On the Central Coast a very active group of eight to ten members regularly meet at the Kincumber Multi Purpose Centre. Barbara Tunnington, who convenes the group, tells me that it is a very friendly, positive group that enjoys welcoming new members. They have some members with special talents who keep them busy and well informed.

The Inner West group is one of the oldest established groups and meets on the second Saturday of each month at the home of convenor, Claire Dawson. Claire and her husband, Bill, cater for their Christmas party each year where spouses and past members also attend.

The ACT Support Group in the nation's capital is one of our larger support groups and hosted the Network's first, and very successful, country Seminar in 1998. Co-Convenor, Roger Smith, reports that the group meets every two months at the Pearce Community Centre with attendance generally averaging in the teens. They enjoy have a guest speaker which usually ensures a good roll up.

In Grafton, our convenor, Susan Stewart, is happy to continue in her role as contact person for the Network and as a liaison officer with local community services. This is a vital role and one which we need replicated throughout the city and country. Thank you, Susan.

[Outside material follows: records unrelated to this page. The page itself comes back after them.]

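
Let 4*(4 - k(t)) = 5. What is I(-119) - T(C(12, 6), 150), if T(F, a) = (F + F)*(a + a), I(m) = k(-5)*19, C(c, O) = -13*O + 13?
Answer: 156209/4 ≈ 39052.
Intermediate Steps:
C(c, O) = 13 - 13*O
k(t) = 11/4 (k(t) = 4 - ¼*5 = 4 - 5/4 = 11/4)
I(m) = 209/4 (I(m) = (11/4)*19 = 209/4)
T(F, a) = 4*F*a (T(F, a) = (2*F)*(2*a) = 4*F*a)
I(-119) - T(C(12, 6), 150) = 209/4 - 4*(13 - 13*6)*150 = 209/4 - 4*(13 - 78)*150 = 209/4 - 4*(-65)*150 = 209/4 - 1*(-39000) = 209/4 + 39000 = 156209/4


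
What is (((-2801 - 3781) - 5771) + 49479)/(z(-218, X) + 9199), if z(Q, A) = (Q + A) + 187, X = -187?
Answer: 37126/8981 ≈ 4.1338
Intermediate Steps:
z(Q, A) = 187 + A + Q (z(Q, A) = (A + Q) + 187 = 187 + A + Q)
(((-2801 - 3781) - 5771) + 49479)/(z(-218, X) + 9199) = (((-2801 - 3781) - 5771) + 49479)/((187 - 187 - 218) + 9199) = ((-6582 - 5771) + 49479)/(-218 + 9199) = (-12353 + 49479)/8981 = 37126*(1/8981) = 37126/8981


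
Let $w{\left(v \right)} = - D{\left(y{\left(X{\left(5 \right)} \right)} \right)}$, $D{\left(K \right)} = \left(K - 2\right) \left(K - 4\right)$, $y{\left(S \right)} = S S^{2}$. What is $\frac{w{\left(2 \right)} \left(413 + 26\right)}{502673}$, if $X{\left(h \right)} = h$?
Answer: $- \frac{6533637}{502673} \approx -12.998$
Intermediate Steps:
$y{\left(S \right)} = S^{3}$
$D{\left(K \right)} = \left(-4 + K\right) \left(-2 + K\right)$ ($D{\left(K \right)} = \left(-2 + K\right) \left(-4 + K\right) = \left(-4 + K\right) \left(-2 + K\right)$)
$w{\left(v \right)} = -14883$ ($w{\left(v \right)} = - (8 + \left(5^{3}\right)^{2} - 6 \cdot 5^{3}) = - (8 + 125^{2} - 750) = - (8 + 15625 - 750) = \left(-1\right) 14883 = -14883$)
$\frac{w{\left(2 \right)} \left(413 + 26\right)}{502673} = \frac{\left(-14883\right) \left(413 + 26\right)}{502673} = \left(-14883\right) 439 \cdot \frac{1}{502673} = \left(-6533637\right) \frac{1}{502673} = - \frac{6533637}{502673}$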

Our largest Support Group is the Hunter Area group which has in excess of 20 members in attendance at meetings. These are held on the first Wednesday of each month at the Toronto Workers Club, followed by lunch. The Hunter group has its own executive officers, capably guided by convenor/secretary, Wendy Chaff, who also publishes their bi-monthly newsletter. The group often has guest speakers and regularly holds Open Forums for members to share information and discuss issues.

The Support Group serving the Coffs Harbour area continues to meet on a monthly basis, attracting eight to ten members to meetings. Convenor, Ken Dodd, tells me that a new member has recently joined and they are looking forward to their Christmas get together next meeting.

Finally, to my own group in Albury. We continue to meet informally on a needs basis. Because of our location on the southern border, most members also belong to the Victorian Network and we have some cross-border interaction with members of the Hume Support Group in North East Victoria.